Los casos presuntivos de ACV requieren una TC o RNM urgente del cerebro para excluir la hemorragia. Si un paciente es candidato al tratamiento trombolítico es necesario contar con imágenes del cerebro y los vasos con una técnica como la angiografía por TC, con el fin de identificar la oclusión de la arteria basilar, la cual debe realizarse sin dilación porque cuanto menos tiempo se tarda entre el ACV y el inicio del dicho tratamiento, mejor es el resultado.
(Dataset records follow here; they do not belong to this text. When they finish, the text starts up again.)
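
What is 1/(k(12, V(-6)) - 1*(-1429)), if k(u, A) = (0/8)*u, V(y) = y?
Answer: 1/1429 ≈ 0.00069979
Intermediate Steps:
k(u, A) = 0 (k(u, A) = (0*(1/8))*u = 0*u = 0)
1/(k(12, V(-6)) - 1*(-1429)) = 1/(0 - 1*(-1429)) = 1/(0 + 1429) = 1/1429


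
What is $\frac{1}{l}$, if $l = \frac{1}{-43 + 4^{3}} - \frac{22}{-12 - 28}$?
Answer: $\frac{420}{251} \approx 1.6733$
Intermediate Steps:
$l = \frac{251}{420}$ ($l = \frac{1}{-43 + 64} - \frac{22}{-40} = \frac{1}{21} - - \frac{11}{20} = \frac{1}{21} + \frac{11}{20} = \frac{251}{420} \approx 0.59762$)
$\frac{1}{l} = \frac{1}{\frac{251}{420}} = \frac{420}{251}$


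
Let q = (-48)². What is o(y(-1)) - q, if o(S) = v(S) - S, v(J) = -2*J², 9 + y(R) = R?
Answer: -2494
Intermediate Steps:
q = 2304
y(R) = -9 + R
o(S) = -S - 2*S² (o(S) = -2*S² - S = -S - 2*S²)
o(y(-1)) - q = (-9 - 1)*(-1 - 2*(-9 - 1)) - 1*2304 = -10*(-1 - 2*(-10)) - 2304 = -10*(-1 + 20) - 2304 = -10*19 - 2304 = -190 - 2304 = -2494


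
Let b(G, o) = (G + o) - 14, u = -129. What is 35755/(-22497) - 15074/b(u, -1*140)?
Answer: 329001113/6366651 ≈ 51.676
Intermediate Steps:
b(G, o) = -14 + G + o
35755/(-22497) - 15074/b(u, -1*140) = 35755/(-22497) - 15074/(-14 - 129 - 1*140) = 35755*(-1/22497) - 15074/(-14 - 129 - 140) = -35755/22497 - 15074/(-283) = -35755/22497 - 15074*(-1/283) = -35755/22497 + 15074/283 = 329001113/6366651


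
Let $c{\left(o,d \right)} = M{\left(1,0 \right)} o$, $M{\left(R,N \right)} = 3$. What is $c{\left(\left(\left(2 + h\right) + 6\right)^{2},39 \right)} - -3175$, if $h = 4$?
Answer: $3607$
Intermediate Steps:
$c{\left(o,d \right)} = 3 o$
$c{\left(\left(\left(2 + h\right) + 6\right)^{2},39 \right)} - -3175 = 3 \left(\left(2 + 4\right) + 6\right)^{2} - -3175 = 3 \left(6 + 6\right)^{2} + 3175 = 3 \cdot 12^{2} + 3175 = 3 \cdot 144 + 3175 = 432 + 3175 = 3607$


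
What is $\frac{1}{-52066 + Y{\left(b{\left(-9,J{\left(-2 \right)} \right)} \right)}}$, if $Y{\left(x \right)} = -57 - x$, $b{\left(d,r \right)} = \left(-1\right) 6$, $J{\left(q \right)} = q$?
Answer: $- \frac{1}{52117} \approx -1.9188 \cdot 10^{-5}$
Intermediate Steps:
$b{\left(d,r \right)} = -6$
$\frac{1}{-52066 + Y{\left(b{\left(-9,J{\left(-2 \right)} \right)} \right)}} = \frac{1}{-52066 - 51} = \frac{1}{-52117} = - \frac{1}{52117}$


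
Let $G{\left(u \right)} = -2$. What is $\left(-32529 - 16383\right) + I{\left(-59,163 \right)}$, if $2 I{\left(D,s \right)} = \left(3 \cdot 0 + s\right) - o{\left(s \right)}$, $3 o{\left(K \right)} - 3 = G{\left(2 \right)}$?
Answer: $- \frac{146492}{3} \approx -48831.0$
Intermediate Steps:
$o{\left(K \right)} = \frac{1}{3}$ ($o{\left(K \right)} = 1 + \frac{1}{3} \left(-2\right) = 1 - \frac{2}{3} = \frac{1}{3}$)
$I{\left(D,s \right)} = - \frac{1}{6} + \frac{s}{2}$ ($I{\left(D,s \right)} = \frac{\left(3 \cdot 0 + s\right) - \frac{1}{3}}{2} = \frac{\left(0 + s\right) - \frac{1}{3}}{2} = \frac{s - \frac{1}{3}}{2} = \frac{- \frac{1}{3} + s}{2} = - \frac{1}{6} + \frac{s}{2}$)
$\left(-32529 - 16383\right) + I{\left(-59,163 \right)} = \left(-32529 - 16383\right) + \left(- \frac{1}{6} + \frac{1}{2} \cdot 163\right) = -48912 + \left(- \frac{1}{6} + \frac{163}{2}\right) = -48912 + \frac{244}{3} = - \frac{146492}{3}$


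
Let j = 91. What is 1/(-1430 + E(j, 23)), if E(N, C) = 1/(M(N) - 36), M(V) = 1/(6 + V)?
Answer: -3491/4992227 ≈ -0.00069929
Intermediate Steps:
E(N, C) = 1/(-36 + 1/(6 + N)) (E(N, C) = 1/(1/(6 + N) - 36) = 1/(-36 + 1/(6 + N)))
1/(-1430 + E(j, 23)) = 1/(-1430 + (-6 - 1*91)/(215 + 36*91)) = 1/(-1430 + (-6 - 91)/(215 + 3276)) = 1/(-1430 - 97/3491) = 1/(-4992227/3491) = -3491/4992227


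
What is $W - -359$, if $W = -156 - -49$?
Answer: $252$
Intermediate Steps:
$W = -107$ ($W = -156 + 49 = -107$)
$W - -359 = -107 - -359 = -107 + 359 = 252$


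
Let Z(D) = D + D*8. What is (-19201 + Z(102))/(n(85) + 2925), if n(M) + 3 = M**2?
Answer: -18283/10147 ≈ -1.8018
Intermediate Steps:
n(M) = -3 + M**2
Z(D) = 9*D (Z(D) = D + 8*D = 9*D)
(-19201 + Z(102))/(n(85) + 2925) = (-19201 + 9*102)/((-3 + 85**2) + 2925) = (-19201 + 918)/((-3 + 7225) + 2925) = -18283/(7222 + 2925) = -18283/10147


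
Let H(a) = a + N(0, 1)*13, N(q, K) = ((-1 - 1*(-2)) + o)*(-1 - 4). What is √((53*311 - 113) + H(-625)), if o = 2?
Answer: 5*√622 ≈ 124.70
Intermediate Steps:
N(q, K) = -15 (N(q, K) = ((-1 - 1*(-2)) + 2)*(-1 - 4) = ((-1 + 2) + 2)*(-5) = (1 + 2)*(-5) = 3*(-5) = -15)
H(a) = -195 + a (H(a) = a - 15*13 = a - 195 = -195 + a)
√((53*311 - 113) + H(-625)) = √((53*311 - 113) + (-195 - 625)) = √((16483 - 113) - 820) = √(16370 - 820) = √15550 = 5*√622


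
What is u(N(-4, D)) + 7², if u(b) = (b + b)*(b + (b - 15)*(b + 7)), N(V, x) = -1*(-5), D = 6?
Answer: -1101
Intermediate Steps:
N(V, x) = 5
u(b) = 2*b*(b + (-15 + b)*(7 + b)) (u(b) = (2*b)*(b + (-15 + b)*(7 + b)) = 2*b*(b + (-15 + b)*(7 + b)))
u(N(-4, D)) + 7² = 2*5*(-105 + 5² - 7*5) + 7² = 2*5*(-105 + 25 - 35) + 49 = 2*5*(-115) + 49 = -1150 + 49 = -1101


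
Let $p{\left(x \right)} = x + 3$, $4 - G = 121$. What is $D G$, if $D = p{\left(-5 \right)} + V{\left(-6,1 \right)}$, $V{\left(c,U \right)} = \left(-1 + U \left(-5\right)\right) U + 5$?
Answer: $351$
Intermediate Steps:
$G = -117$ ($G = 4 - 121 = -117$)
$p{\left(x \right)} = 3 + x$
$V{\left(c,U \right)} = 5 + U \left(-1 - 5 U\right)$ ($V{\left(c,U \right)} = \left(-1 - 5 U\right) U + 5 = U \left(-1 - 5 U\right) + 5 = 5 + U \left(-1 - 5 U\right)$)
$D = -3$ ($D = \left(3 - 5\right) - \left(-4 + 5\right) = -2 - 1 = -3$)
$D G = \left(-3\right) \left(-117\right) = 351$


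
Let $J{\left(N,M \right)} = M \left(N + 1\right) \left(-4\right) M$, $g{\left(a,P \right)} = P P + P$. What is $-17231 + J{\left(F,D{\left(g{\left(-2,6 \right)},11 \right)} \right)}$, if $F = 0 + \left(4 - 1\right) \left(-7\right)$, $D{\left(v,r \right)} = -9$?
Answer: $-10751$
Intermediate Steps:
$g{\left(a,P \right)} = P + P^{2}$ ($g{\left(a,P \right)} = P^{2} + P = P + P^{2}$)
$F = -21$ ($F = 0 + 3 \left(-7\right) = 0 - 21 = -21$)
$J{\left(N,M \right)} = - 4 M^{2} \left(1 + N\right)$ ($J{\left(N,M \right)} = M \left(1 + N\right) \left(-4\right) M = - 4 M \left(1 + N\right) M = - 4 M^{2} \left(1 + N\right)$)
$-17231 + J{\left(F,D{\left(g{\left(-2,6 \right)},11 \right)} \right)} = -17231 + 4 \left(-9\right)^{2} \left(-1 - -21\right) = -17231 + 4 \cdot 81 \left(-1 + 21\right) = -17231 + 4 \cdot 81 \cdot 20 = -17231 + 6480 = -10751$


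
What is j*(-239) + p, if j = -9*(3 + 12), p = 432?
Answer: 32697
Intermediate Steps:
j = -135 (j = -9*15 = -135)
j*(-239) + p = -135*(-239) + 432 = 32265 + 432 = 32697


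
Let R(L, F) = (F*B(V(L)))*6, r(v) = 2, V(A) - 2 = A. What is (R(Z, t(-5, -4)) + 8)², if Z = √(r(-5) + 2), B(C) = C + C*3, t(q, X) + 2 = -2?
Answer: 141376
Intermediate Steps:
t(q, X) = -4 (t(q, X) = -2 - 2 = -4)
V(A) = 2 + A
B(C) = 4*C (B(C) = C + 3*C = 4*C)
Z = 2 (Z = √(2 + 2) = √4 = 2)
R(L, F) = 6*F*(8 + 4*L) (R(L, F) = (F*(4*(2 + L)))*6 = (F*(8 + 4*L))*6 = 6*F*(8 + 4*L))
(R(Z, t(-5, -4)) + 8)² = (24*(-4)*(2 + 2) + 8)² = (24*(-4)*4 + 8)² = (-384 + 8)² = (-376)² = 141376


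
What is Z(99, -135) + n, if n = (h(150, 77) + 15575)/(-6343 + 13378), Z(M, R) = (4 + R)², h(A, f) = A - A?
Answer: 3449806/201 ≈ 17163.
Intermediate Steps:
h(A, f) = 0
n = 445/201 (n = (0 + 15575)/(-6343 + 13378) = 15575/7035 = 15575*(1/7035) = 445/201 ≈ 2.2139)
Z(99, -135) + n = (4 - 135)² + 445/201 = (-131)² + 445/201 = 17161 + 445/201 = 3449806/201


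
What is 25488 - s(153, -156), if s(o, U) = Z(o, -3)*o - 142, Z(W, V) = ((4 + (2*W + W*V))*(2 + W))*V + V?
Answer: -10574516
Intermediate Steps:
Z(W, V) = V + V*(2 + W)*(4 + 2*W + V*W) (Z(W, V) = ((4 + (2*W + V*W))*(2 + W))*V + V = ((4 + 2*W + V*W)*(2 + W))*V + V = ((2 + W)*(4 + 2*W + V*W))*V + V = V*(2 + W)*(4 + 2*W + V*W) + V = V + V*(2 + W)*(4 + 2*W + V*W))
s(o, U) = -142 + o*(-27 - 6*o + 3*o²) (s(o, U) = (-3*(9 + 2*o² + 8*o - 3*o² + 2*(-3)*o))*o - 142 = (-3*(9 + 2*o² + 8*o - 3*o² - 6*o))*o - 142 = (-3*(9 - o² + 2*o))*o - 142 = (-27 - 6*o + 3*o²)*o - 142 = o*(-27 - 6*o + 3*o²) - 142 = -142 + o*(-27 - 6*o + 3*o²))
25488 - s(153, -156) = 25488 - (-142 - 3*153*(9 - 1*153² + 2*153)) = 25488 - (-142 - 3*153*(9 - 1*23409 + 306)) = 25488 - (-142 - 3*153*(9 - 23409 + 306)) = 25488 - (-142 - 3*153*(-23094)) = 25488 - (-142 + 10600146) = 25488 - 1*10600004 = 25488 - 10600004 = -10574516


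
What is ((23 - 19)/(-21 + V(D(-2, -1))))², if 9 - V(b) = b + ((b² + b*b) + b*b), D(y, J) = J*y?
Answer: 4/169 ≈ 0.023669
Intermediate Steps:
V(b) = 9 - b - 3*b² (V(b) = 9 - (b + ((b² + b*b) + b*b)) = 9 - (b + ((b² + b²) + b²)) = 9 - (b + (2*b² + b²)) = 9 - (b + 3*b²) = 9 + (-b - 3*b²) = 9 - b - 3*b²)
((23 - 19)/(-21 + V(D(-2, -1))))² = ((23 - 19)/(-21 + (9 - (-1)*(-2) - 3*(-1*(-2))²)))² = (4/(-21 + (9 - 1*2 - 3*2²)))² = (4/(-21 + (9 - 2 - 3*4)))² = (4/(-21 + (9 - 2 - 12)))² = (4/(-21 - 5))² = (4/(-26))² = (4*(-1/26))² = (-2/13)² = 4/169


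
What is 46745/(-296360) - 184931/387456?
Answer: -1822944547/2870661504 ≈ -0.63503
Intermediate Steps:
46745/(-296360) - 184931/387456 = 46745*(-1/296360) - 184931*1/387456 = -9349/59272 - 184931/387456 = -1822944547/2870661504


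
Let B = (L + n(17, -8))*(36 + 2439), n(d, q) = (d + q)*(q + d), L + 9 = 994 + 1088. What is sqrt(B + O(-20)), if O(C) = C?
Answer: sqrt(5331130) ≈ 2308.9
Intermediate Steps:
L = 2073 (L = -9 + (994 + 1088) = -9 + 2082 = 2073)
n(d, q) = (d + q)**2 (n(d, q) = (d + q)*(d + q) = (d + q)**2)
B = 5331150 (B = (2073 + (17 - 8)**2)*(36 + 2439) = (2073 + 9**2)*2475 = (2073 + 81)*2475 = 2154*2475 = 5331150)
sqrt(B + O(-20)) = sqrt(5331150 - 20) = sqrt(5331130)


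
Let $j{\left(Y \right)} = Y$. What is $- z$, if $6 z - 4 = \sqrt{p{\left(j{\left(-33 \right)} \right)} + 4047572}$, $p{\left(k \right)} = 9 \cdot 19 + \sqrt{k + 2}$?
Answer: $- \frac{2}{3} - \frac{\sqrt{4047743 + i \sqrt{31}}}{6} \approx -335.98 - 0.00023062 i$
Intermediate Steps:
$p{\left(k \right)} = 171 + \sqrt{2 + k}$
$z = \frac{2}{3} + \frac{\sqrt{4047743 + i \sqrt{31}}}{6}$ ($z = \frac{2}{3} + \frac{\sqrt{\left(171 + \sqrt{2 - 33}\right) + 4047572}}{6} = \frac{2}{3} + \frac{\sqrt{\left(171 + \sqrt{-31}\right) + 4047572}}{6} = \frac{2}{3} + \frac{\sqrt{\left(171 + i \sqrt{31}\right) + 4047572}}{6} = \frac{2}{3} + \frac{\sqrt{4047743 + i \sqrt{31}}}{6} \approx 335.98 + 0.00023062 i$)
$- z = - (\frac{2}{3} + \frac{\sqrt{4047743 + i \sqrt{31}}}{6}) = - \frac{2}{3} - \frac{\sqrt{4047743 + i \sqrt{31}}}{6}$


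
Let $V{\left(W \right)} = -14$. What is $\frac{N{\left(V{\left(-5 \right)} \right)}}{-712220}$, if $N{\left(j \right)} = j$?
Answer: $\frac{7}{356110} \approx 1.9657 \cdot 10^{-5}$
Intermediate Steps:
$\frac{N{\left(V{\left(-5 \right)} \right)}}{-712220} = - \frac{14}{-712220} = \left(-14\right) \left(- \frac{1}{712220}\right) = \frac{7}{356110}$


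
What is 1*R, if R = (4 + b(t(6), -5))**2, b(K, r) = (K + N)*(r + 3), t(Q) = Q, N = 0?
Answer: 64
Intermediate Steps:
b(K, r) = K*(3 + r) (b(K, r) = (K + 0)*(r + 3) = K*(3 + r))
R = 64 (R = (4 + 6*(3 - 5))**2 = (4 + 6*(-2))**2 = (4 - 12)**2 = (-8)**2 = 64)
1*R = 1*64 = 64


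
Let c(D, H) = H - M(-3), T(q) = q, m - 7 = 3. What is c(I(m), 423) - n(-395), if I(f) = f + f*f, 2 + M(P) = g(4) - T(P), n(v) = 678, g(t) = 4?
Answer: -260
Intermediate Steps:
m = 10 (m = 7 + 3 = 10)
M(P) = 2 - P (M(P) = -2 + (4 - P) = 2 - P)
I(f) = f + f**2
c(D, H) = -5 + H (c(D, H) = H - (2 - 1*(-3)) = H - (2 + 3) = H - 1*5 = H - 5 = -5 + H)
c(I(m), 423) - n(-395) = (-5 + 423) - 1*678 = 418 - 678 = -260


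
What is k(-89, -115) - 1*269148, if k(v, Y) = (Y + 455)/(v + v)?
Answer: -23954342/89 ≈ -2.6915e+5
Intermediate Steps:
k(v, Y) = (455 + Y)/(2*v) (k(v, Y) = (455 + Y)/((2*v)) = (455 + Y)*(1/(2*v)) = (455 + Y)/(2*v))
k(-89, -115) - 1*269148 = (½)*(455 - 115)/(-89) - 1*269148 = (½)*(-1/89)*340 - 269148 = -170/89 - 269148 = -23954342/89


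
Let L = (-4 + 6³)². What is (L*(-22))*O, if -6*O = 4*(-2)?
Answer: -3955072/3 ≈ -1.3184e+6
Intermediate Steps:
O = 4/3 (O = -2*(-2)/3 = -⅙*(-8) = 4/3 ≈ 1.3333)
L = 44944 (L = (-4 + 216)² = 212² = 44944)
(L*(-22))*O = (44944*(-22))*(4/3) = -988768*4/3 = -3955072/3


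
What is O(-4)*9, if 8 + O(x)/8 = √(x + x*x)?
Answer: -576 + 144*√3 ≈ -326.58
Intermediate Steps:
O(x) = -64 + 8*√(x + x²) (O(x) = -64 + 8*√(x + x*x) = -64 + 8*√(x + x²))
O(-4)*9 = (-64 + 8*√(-4*(1 - 4)))*9 = (-64 + 8*√(-4*(-3)))*9 = (-64 + 8*√12)*9 = (-64 + 8*(2*√3))*9 = (-64 + 16*√3)*9 = -576 + 144*√3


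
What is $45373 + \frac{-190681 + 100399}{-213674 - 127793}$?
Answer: $\frac{15493472473}{341467} \approx 45373.0$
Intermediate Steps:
$45373 + \frac{-190681 + 100399}{-213674 - 127793} = 45373 - \frac{90282}{-341467} = 45373 - - \frac{90282}{341467} = 45373 + \frac{90282}{341467} = \frac{15493472473}{341467}$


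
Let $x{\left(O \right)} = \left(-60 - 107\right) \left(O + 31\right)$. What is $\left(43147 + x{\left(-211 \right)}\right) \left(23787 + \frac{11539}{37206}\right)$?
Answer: $\frac{64790439599827}{37206} \approx 1.7414 \cdot 10^{9}$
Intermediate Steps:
$x{\left(O \right)} = -5177 - 167 O$ ($x{\left(O \right)} = - 167 \left(31 + O\right) = -5177 - 167 O$)
$\left(43147 + x{\left(-211 \right)}\right) \left(23787 + \frac{11539}{37206}\right) = \left(43147 - -30060\right) \left(23787 + \frac{11539}{37206}\right) = \left(43147 + \left(-5177 + 35237\right)\right) \left(23787 + 11539 \cdot \frac{1}{37206}\right) = \left(43147 + 30060\right) \left(23787 + \frac{11539}{37206}\right) = 73207 \cdot \frac{885030661}{37206} = \frac{64790439599827}{37206}$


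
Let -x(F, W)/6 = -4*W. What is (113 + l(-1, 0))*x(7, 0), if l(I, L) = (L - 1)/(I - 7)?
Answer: 0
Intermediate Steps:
l(I, L) = (-1 + L)/(-7 + I)
x(F, W) = 24*W (x(F, W) = -(-24)*W = 24*W)
(113 + l(-1, 0))*x(7, 0) = (113 + (-1 + 0)/(-7 - 1))*(24*0) = (113 - 1/(-8))*0 = (113 - ⅛*(-1))*0 = (113 + ⅛)*0 = (905/8)*0 = 0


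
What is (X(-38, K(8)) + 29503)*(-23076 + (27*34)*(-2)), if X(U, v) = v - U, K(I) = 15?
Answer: -736299072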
Las imágenes por TC en la fase aguda pueden identificar la oclusión o la disección de los vasos grandes. Para la fase aguda, muchos centros tienen mayor disponibilidad de TC y angiografía por TC que de RNM, lo cual es muy útil cuando la RNM está contraindicada o no está disponible. La angiografía por TC y las imágenes de la angiografía por RNM con la técnica de resolución temporal de partículas han mostrado una sensibilidad elevada para identificar la oclusión vascular—100% y 87% de sensibilidad, respectivamente.

La RNM con imágenes del cerebro ponderadas por difusión es la modalidad de elección para el diagnóstico presuntivo de ACV de la circulación posterior, aunque su disponibilidad es poca en los hospitales del Reino Unido  y muchos otros países, en especial en la fase hiperaguda.

Para el diagnóstico de ACV isquémico agudo en todos los territorios vasculares, la RNM es más sensible que la TC; posee un 80-95% de sensibilidad en las primeras 24 horas versus 16% de sensibilidad de la TC. La sensibilidad puede estar disminuida en la circulación posterior y la RNM que se hace muy precozmente puede dar resultados negativos falsos—en 31 pacientes con diagnóstico de ACV vertebrobasilar de un ensayo de un solo centro asistencial, la tasa de resultados negativos falsos fue 19%. La RNM o la angiografía por RNM con secuencia de ácidos grasos saturados puede ayudar a identificar la disección de la arteria vertebral, pero su realización es más difícil que en la arteria carótida.

Para evaluar los AIT, incluyendo los de la circulación posterior, las guías internaciones actuales recomiendan la RNM, la cual puede facilitar el diagnostico de los trastornos que se asemejan al ACV y el AIT y ayudar a verificar el territorio vascular, mientras que las anormalidades de las imágenes ponderadas por difusión predicen el riesgo de ACV inminente luego de un AIT reciente.